Cape Wind Associates, the company behind the 130-turbine wind farm to be built in Nantucket Sound, are urging Massachusetts regulators to require that a merger between NStar and Connecticut-based Northeast Utilities include a condition to buy 50 percent of the power generated by the offshore wind project.
“Think big,’’ said Dennis Duffy, vice president of Cape Wind Associates, who last week filed a letter to the state Department of Public Utilities asking officials to make NStar and Northeast Utilities purchase “the remaining output of the CWA project.’’
Other groups watching the case, including the state Department of Energy Resources and the nonprofit Conservation Law Foundation, made similar entreaties, asking regulators to compel the utility companies to enter a long-term contract to buy electricity from a wind farm.
Cape Wind has been on the hunt for more customers since National Grid, one of the state’s largest utilities, agreed more than a year ago to purchase half of Cape Wind’s power. Securing another customer would cement Cape Wind’s viability, and help attract investors who can finance the wind farm’s construction. Many have long viewed NStar as the most likely candidate.

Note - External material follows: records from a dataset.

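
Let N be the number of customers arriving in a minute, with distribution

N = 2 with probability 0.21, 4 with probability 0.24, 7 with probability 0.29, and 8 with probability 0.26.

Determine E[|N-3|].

E[|N-3|] = Σ |n-3|·P(N=n)
 = 1·0.21 + 1·0.24 + 4·0.29 + 5·0.26
 = 0.21 + 0.24 + 1.16 + 1.3
 = 2.91

2.91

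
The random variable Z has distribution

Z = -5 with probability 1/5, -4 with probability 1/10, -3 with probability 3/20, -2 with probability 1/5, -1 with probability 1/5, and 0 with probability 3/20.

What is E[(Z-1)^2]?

14.85

E[(Z-1)^2] = Σ (z-1)^2·P(Z=z)
 = 36·1/5 + 25·1/10 + 16·3/20 + 9·1/5 + 4·1/5 + 1·3/20
 = 36/5 + 5/2 + 12/5 + 9/5 + 4/5 + 3/20
 = 297/20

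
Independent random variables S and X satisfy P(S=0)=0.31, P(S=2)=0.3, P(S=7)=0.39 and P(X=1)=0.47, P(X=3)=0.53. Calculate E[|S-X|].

E[|S-X|] = Σ_s Σ_x |s-x| · P(S=s)P(X=x)
 = 1·0.1457 + 3·0.1643 + 1·0.141 + 1·0.159 + 6·0.1833 + 4·0.2067
 = 0.1457 + 0.4929 + 0.141 + 0.159 + 1.0998 + 0.8268
 = 2.8652

2.8652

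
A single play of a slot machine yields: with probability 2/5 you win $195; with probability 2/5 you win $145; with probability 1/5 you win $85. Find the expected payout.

E[payout] = 195·2/5 + 145·2/5 + 85·1/5
 = 78 + 58 + 17
 = 153

153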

NStar spokeswoman Caroline Allen said the utilities plan to respond to all the recent filings and recommendations about the merger by next week, as required by the state. The deal would create a $17.5 billion energy company serving nearly 3.5 million customers.
“We would hope that any decision on Cape Wind would not affect any decision on our merger,’’ Allen said.
Mark Rodgers, a spokesman for Cape Wind, said the company has been working to sell the other half of its project’s power but declined to go into detail.
The project, which some estimate will cost more than $2.5 billion, went through years of opposition and legal battles before winning federal approval last year. US officials approved a construction and operations plan for the wind farm earlier this year.
“Cape Wind has had a number of conversations with potential power buyers,’’ Rodgers said. “All of our talks are under confidentiality agreements. Until such time as we are able to make an announcement, we can’t comment further.’’
State Department of Public Utilities officials have been weighing whether to approve a merger between NStar and Northeast, which was announced a year ago.
The Patrick administration, meanwhile, has long been a champion of Cape Wind, helping to promote the project and other renewable energy sources, like solar power, with legislation requiring the state’s four investor-owned utilities to enter into long-term contracts to purchase electricity from renewable energy sources.
Private talks earlier this year between the state and utility executives involved in the NStar and Northeast merger apparently focused on restrictions prohibiting the companies from seeking new rate increases for a number of years, and a commitment to buy a significant percentage of the power Cape Wind expects to generate.
“We have had discussions with officials of NStar regarding the possible purchase of Cape Wind power by the utility,’’ said Mark Sylvia, commissioner of the state Department of Energy Resources. “To the extent that purchasing power from Cape Wind would have a positive impact on the state’s clean energy development and greenhouse gas reduction goals, it would be a welcome step.’’
Sylvia’s agency, however, has not specifically called for NStar to do business with Cape Wind as a condition of its merger with Northeast.
In a filing made last week that made no mention of Cape Wind, energy resources officials told utility regulators the proposed partnership should hinge on a combined entity signing a 15-year-contract to buy nearly 130 megawatts of wind-generated electricity. That amount equals about 2 percent of NStar’s electric load, and is also equal to almost 30 percent of Cape Wind’s total output.
In a separate filing to regulators, the Conservation Law Foundation, an environmental advocacy group participating in the merger proceedings, also called for a long-term contract by the merged utility “to meaningfully facilitate the financing of offshore wind energy.’’
Attorney General Martha Coakley, acting as the state’s ratepayer advocate, called on regulators last week to impose a five-year rate freeze, or credit customers with more than $300 million in expected savings, before approving the proposed merger.